Mr. Gaskin does not dispute the deficiencies in tax; however, he disputes the fraud penalties. Mr. Gaskin argues that the comparatively modest tax adjustments shown in the notice of deficiency were not attributable to his fraud but to his honest mistakes. From his perspective the notice of deficiency makes tax adjustments by comparing Mr. Gaskin's correct tax liabilities with the amounts reported on his amended, nonfraudulent returns. He observes what he considers to be an inconsistency in that the fraud penalties are computed by comparing Mr. Gaskin's correct tax liabilities with the amounts shown on his original, fraudulent returns. Because in his view the notice of deficiency is predicated on the nonfraudulent returns, he reasons that the fraud penalties should not apply.

[*4] Section 6663 imposes a penalty equal to 75% of any portion of an underpayment that is attributable to fraud. Under section 6664(a) an underpayment is defined as the amount by which any tax imposed by the Code exceeds the sum of the amount of tax shown by the taxpayer on his return, plus the amounts previously assessed or collected without assessment over the amount of rebates, which include abatements, credits, refunds, and other payments to the taxpayer.

The regulations clarify the effect of an amended return on a previously filed fraudulent return for the purposes of determining an underpayment. Under section 1.6664-2(c)(2), Income Tax Regs., the amount shown on an amended return is not included in the “amount shown as the tax by the taxpayer on his return” for establishing the amount of the underpayment in determining the fraud penalty under section 6663.

Courts at every level have held that a taxpayer who filed a fraudulent return cannot avoid the fraud penalty by filing an amended return. In Badaracco v. Commissioner, 464 U.S. 386, 394 (1984), the U.S. Supreme Court held that “a taxpayer who submits a fraudulent return does not purge the fraud by subsequent voluntary disclosure; the fraud was committed, and the offense completed, when the original return was prepared and filed.” In Badaracco the taxpayer argued that [*5] an amended return restarted the period of limitations for that year. While the facts in this case differ, the same principle applies. In Brown v. Commissioner, T.C. Memo. 1996-416, 72 T.C.M. (CCH) 620 (1996), we held that a taxpayer was liable for a fraud penalty even after he filed an amended return. The subsequent filing of an amended return after an audit had begun did not purge the original fraudulent filing or fraudulent intent.
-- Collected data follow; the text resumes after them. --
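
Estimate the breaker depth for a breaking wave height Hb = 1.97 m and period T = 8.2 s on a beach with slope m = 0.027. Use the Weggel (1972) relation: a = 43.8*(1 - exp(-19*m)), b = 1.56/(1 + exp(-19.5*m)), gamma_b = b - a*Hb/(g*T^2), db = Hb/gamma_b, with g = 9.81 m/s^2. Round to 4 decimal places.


a = 43.8 * (1 - exp(-19 * m))
exp(-19 * 0.027) = exp(-0.5130) = 0.598697
a = 43.8 * (1 - 0.598697) = 17.577081
b = 1.56 / (1 + exp(-19.5 * m))
exp(-19.5 * 0.027) = exp(-0.5265) = 0.590669
b = 1.56 / (1 + 0.590669) = 0.980720
Hb / (g * T^2) = 1.97 / (9.81 * 8.2^2) = 1.97 / 659.6244 = 0.00298655
gamma_b = b - a * Hb/(g*T^2) = 0.980720 - 17.577081 * 0.00298655 = 0.928225
db = Hb / gamma_b = 1.97 / 0.928225
db = 2.1223 m

2.1223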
In his plea agreement Mr. Gaskin admitted to filing fraudulent returns. He agreed that from 2008 to 2011 he underpaid his taxes by over $100,000 and that the underpayment for each year was due to fraud. As a result the fraud penalty applies to each of the fraudulent returns. An amended return cannot erase the fraud he committed.

Decision will be entered for respondent.

FOOTNOTES

1 All section references are to the Internal Revenue Code (Code) in effect for the years in issue.